Indeed, he pointed out that there is a “distinctive line” between the legacy lines and ONE. “They were competing, and they had their own strategies.”
As well as being given the opportunity to be as competitive as possible, the combination of the three shipping lines as ONE provides more opportunities for the shipping line in the European and African markets. It will allow the company to extend its coverage in Africa.
Mr Tamura said “The three lines had a presence in each region of Africa, but by combining as ONE, we can offer complete coverage of east, south and west Africa. Complete coverage in this region is a starting point for us. ONE is relatively small in this region and there is room to grow. We think we can target expansion and provide more services to customers.”

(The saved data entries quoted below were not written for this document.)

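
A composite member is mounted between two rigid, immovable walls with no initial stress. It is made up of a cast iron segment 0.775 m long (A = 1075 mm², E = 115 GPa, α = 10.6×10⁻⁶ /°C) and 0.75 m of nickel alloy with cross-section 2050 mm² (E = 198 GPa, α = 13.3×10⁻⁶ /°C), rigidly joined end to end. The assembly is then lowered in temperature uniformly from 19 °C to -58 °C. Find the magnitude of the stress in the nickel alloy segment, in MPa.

With the walls removed the bar would change length by δ_free = Σ αᵢΔT Lᵢ = 10.6×10⁻⁶×77×775 + 13.3×10⁻⁶×77×750 = 1.401 mm.
Since the ends are fixed, an axial force P builds up, equal in every segment, with P · Σ Lᵢ/(AᵢEᵢ) = δ_free.
The series flexibility is Σ Lᵢ/(AᵢEᵢ) = 775/(1075×115×10³) + 750/(2050×198×10³) = 8.117×10⁻⁶ mm/N.
So P = 1.401 / 8.117×10⁻⁶ = 172.6 kN, tensile.
σ_{nickel alloy} = P / A = 172600 / 2050 = 84.18 MPa.

σ ≈ 84.2 MPa (tensile)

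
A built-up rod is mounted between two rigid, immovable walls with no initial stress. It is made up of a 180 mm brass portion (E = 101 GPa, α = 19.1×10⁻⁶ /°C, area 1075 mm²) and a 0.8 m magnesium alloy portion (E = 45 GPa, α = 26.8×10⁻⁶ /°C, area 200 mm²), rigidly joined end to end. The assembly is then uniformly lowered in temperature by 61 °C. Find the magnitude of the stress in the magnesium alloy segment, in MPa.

With the walls removed the bar would change length by δ_free = Σ αᵢΔT Lᵢ = 19.1×10⁻⁶×61×180 + 26.8×10⁻⁶×61×800 = 1.518 mm.
The walls prevent any net length change, so an axial force P (same in every segment) develops. Compatibility: P · Σ Lᵢ/(AᵢEᵢ) = δ_free.
Σ Lᵢ/(AᵢEᵢ) = 180/(1075×101×10³) + 800/(200×45×10³) = 9.055×10⁻⁵ mm/N.
P = 1.518 / 9.055×10⁻⁵ = 16760 N = 16.76 kN, tensile.
σ_{magnesium alloy} = P / A = 16760 / 200 = 83.8 MPa.

σ ≈ 83.8 MPa (tensile)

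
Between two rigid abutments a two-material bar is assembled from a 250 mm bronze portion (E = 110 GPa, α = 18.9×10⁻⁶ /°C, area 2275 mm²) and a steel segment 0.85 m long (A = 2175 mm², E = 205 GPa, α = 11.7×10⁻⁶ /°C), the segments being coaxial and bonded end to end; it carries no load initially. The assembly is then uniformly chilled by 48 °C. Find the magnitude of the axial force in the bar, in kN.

P ≈ 242 kN (tensile)

If the supports were absent, the total length change would be Σ αᵢΔT Lᵢ = 18.9×10⁻⁶×48×250 + 11.7×10⁻⁶×48×850 = 0.7042 mm.
The rigid supports impose zero overall length change; the single axial force P common to all segments must satisfy P Σ Lᵢ/(AᵢEᵢ) = δ_free.
Σ Lᵢ/(AᵢEᵢ) = 250/(2275×110×10³) + 850/(2175×205×10³) = 2.905×10⁻⁶ mm/N.
So P = 0.7042 / 2.905×10⁻⁶ = 242.4 kN, tensile.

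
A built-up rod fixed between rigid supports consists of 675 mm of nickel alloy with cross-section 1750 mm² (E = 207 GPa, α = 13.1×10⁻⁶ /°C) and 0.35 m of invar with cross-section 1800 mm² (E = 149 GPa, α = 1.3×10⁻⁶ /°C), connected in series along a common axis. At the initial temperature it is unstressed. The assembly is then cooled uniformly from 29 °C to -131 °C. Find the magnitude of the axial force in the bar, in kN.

P ≈ 470 kN (tensile)

With the walls removed the bar would change length by δ_free = Σ αᵢΔT Lᵢ = 13.1×10⁻⁶×160×675 + 1.3×10⁻⁶×160×350 = 1.488 mm.
The rigid supports impose zero overall length change; the single axial force P common to all segments must satisfy P Σ Lᵢ/(AᵢEᵢ) = δ_free.
The series flexibility is Σ Lᵢ/(AᵢEᵢ) = 675/(1750×207×10³) + 350/(1800×149×10³) = 3.168×10⁻⁶ mm/N.
P = 1.488 / 3.168×10⁻⁶ = 469500 N = 469.5 kN, tensile.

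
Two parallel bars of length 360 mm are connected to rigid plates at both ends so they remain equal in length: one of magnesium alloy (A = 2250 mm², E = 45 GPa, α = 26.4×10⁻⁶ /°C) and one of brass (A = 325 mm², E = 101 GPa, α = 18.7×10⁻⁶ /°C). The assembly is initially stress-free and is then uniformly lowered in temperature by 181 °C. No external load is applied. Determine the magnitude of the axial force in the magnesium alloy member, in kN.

P ≈ 34.5 kN (tensile in the magnesium alloy)

Both members must finish at the same length. With the larger α, the magnesium alloy tends to over-contract; the plates restrain it, putting the magnesium alloy in tension and the brass in compression. With no external load the two internal forces are equal and opposite, magnitude P.
Compatibility of the two members (thermal + elastic change equal): (α₁ − α₂)ΔT = P·[1/(A₁E₁) + 1/(A₂E₂)].
|α₁ − α₂|·ΔT = 7.7×10⁻⁶ × 181 = 0.001394.
1/(A₁E₁) + 1/(A₂E₂) = 1/(2250×45×10³) + 1/(325×101×10³) = 4.034×10⁻⁸ N⁻¹.
So P = 0.001394 / 4.034×10⁻⁸ = 34.55 kN.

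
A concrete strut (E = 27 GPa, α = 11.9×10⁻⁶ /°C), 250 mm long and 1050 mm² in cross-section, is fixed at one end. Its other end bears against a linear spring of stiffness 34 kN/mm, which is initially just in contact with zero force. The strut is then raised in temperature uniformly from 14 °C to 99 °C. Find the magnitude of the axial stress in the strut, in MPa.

σ ≈ 6.3 MPa (compressive)

The unrestrained thermal change is αΔT L = 11.9×10⁻⁶ × 85 × 250 = 0.2529 mm.
Let P be the compressive force at the spring. The strut shortens elastically by PL/(AE) and the spring compresses by P/k; together these equal δ_free.
So P = δ_free / [L/(AE) + 1/k] = 0.2529 / [ 250/(1050×27×10³) + 1/(34×10³) ].
P = 0.2529 / 3.823×10⁻⁵ = 6615 N.
σ = P/A = 6615/1050 = 6.3 MPa.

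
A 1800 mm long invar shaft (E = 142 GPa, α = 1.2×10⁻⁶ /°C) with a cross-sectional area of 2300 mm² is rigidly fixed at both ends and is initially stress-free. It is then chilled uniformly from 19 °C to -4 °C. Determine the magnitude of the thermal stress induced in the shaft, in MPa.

σ ≈ 3.92 MPa (tensile)

With length fixed, the mechanical strain must cancel the thermal strain αΔT = 1.2×10⁻⁶ × 23 = 27.6×10⁻⁶.
The stress required to suppress this strain is σ = Eε = 142×10³ × 27.6×10⁻⁶ = 3.919 MPa, tensile since the shaft is trying to contract.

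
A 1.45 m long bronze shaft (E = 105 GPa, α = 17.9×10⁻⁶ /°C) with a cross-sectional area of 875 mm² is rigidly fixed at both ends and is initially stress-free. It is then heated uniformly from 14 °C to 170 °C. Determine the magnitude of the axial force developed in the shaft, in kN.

P ≈ 257 kN (compressive)

The ends cannot move, so σ = EαΔT = 105×10³ × 17.9×10⁻⁶ × 156 = 293.2 MPa.
P = AEαΔT = 875 × 105×10³ × 17.9×10⁻⁶ × 156 = 256.6 kN (compressive).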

A benefit of the three Japanese lines combining as ONE is that individually they could not provide such complete coverage. For example, previously west Africa was served by MOL only.
Asked where the key opportunities would be for growth in Africa, Mr Tamura said he felt there were equal opportunities in east, south and west Africa.
Meanwhile, the opportunities for ONE in Europe are of a different nature to those in Africa. The ONE network is already so extensive in this market that the geographical expansion is not a main focus. Rather, competitive advantage is at the fore here. “The combination of three resulting in ONE means that our service is extensive as a main player, and we are really capable of providing service to customers compared to competitors,” commented Mr Tamura.
"ONE is relatively small in this region and there is room to grow. We think we can target expansion and provide more services to customers”
Mr Tamura said “Our three legacy lines are acknowledged for quality of service, we have inherited this strength, which is of value to customers. Our focus is on quality of service.”
He singled this out as a major benefit for ONE’s customers, along with the fact that the three lines are highly financially stable.
Indeed, the importance of the focus on customer service is such that when asked what he would like ONE to achieve after its first 12 months of operation in Europe and Africa, Mr Tamura highlighted quality of service. “The three lines’ combination has not been an easy one, and since April we have faced various operational challenges. But these are transitional, and I believe that shortly we will be in a situation to be able to provide the quality of service which we are really focusing upon. We want to deliver customers with a stable service.”
Asked about the future newbuild orderbook for ONE, he said that while there were still ships to be delivered by the legacy lines, ONE does not have an orderbook and no plans to order yet, although this was a matter of timing and could change in the future.
He added that ONE was focusing on stabilising itself in the early period.
Since ONE officially launched at the start of April this year, the company has been “well received” by customers and “we are seeing strong support from our customers”.
Indeed, the three legacy lines do not have much on their orderbook compared to other lines. There is currently 111,896 TEU on the orderbook, consisting of eight ships. This is in sharp contrast to MSC, CMA CGM and COSCO, which have 18, 19 and 23 ships respectively on their orderbooks.
Jotaro Tamura (ONE)
Jotaro Tamura was born in Chiba and grew up in Yokohama, Japan. Keen to work in an international business with opportunities to work overseas, he joined Mitsui OSK Lines (MOL) in 1991 after graduating with a degree in Sociology from Sophia University, Tokyo.
Mr Tamura’s first assignment abroad was in London in 1995 where he was chartering manager for MOL Bulk Shipping Europe. This was followed by positions in MOL’s liner division in Tokyo and then Hong Kong where he worked for 14 years and was promoted from senior manager to senior vice president. In 2014 Mr Tamura returned to Tokyo and was appointed general manager within the MOL car carrier division.
After the merging of NYK, MOL and K-Line’s container businesses to form Ocean Network Express (ONE), Mr Tamura was appointed managing director for ONE Europe and Africa region in April 2018 and is now based in London.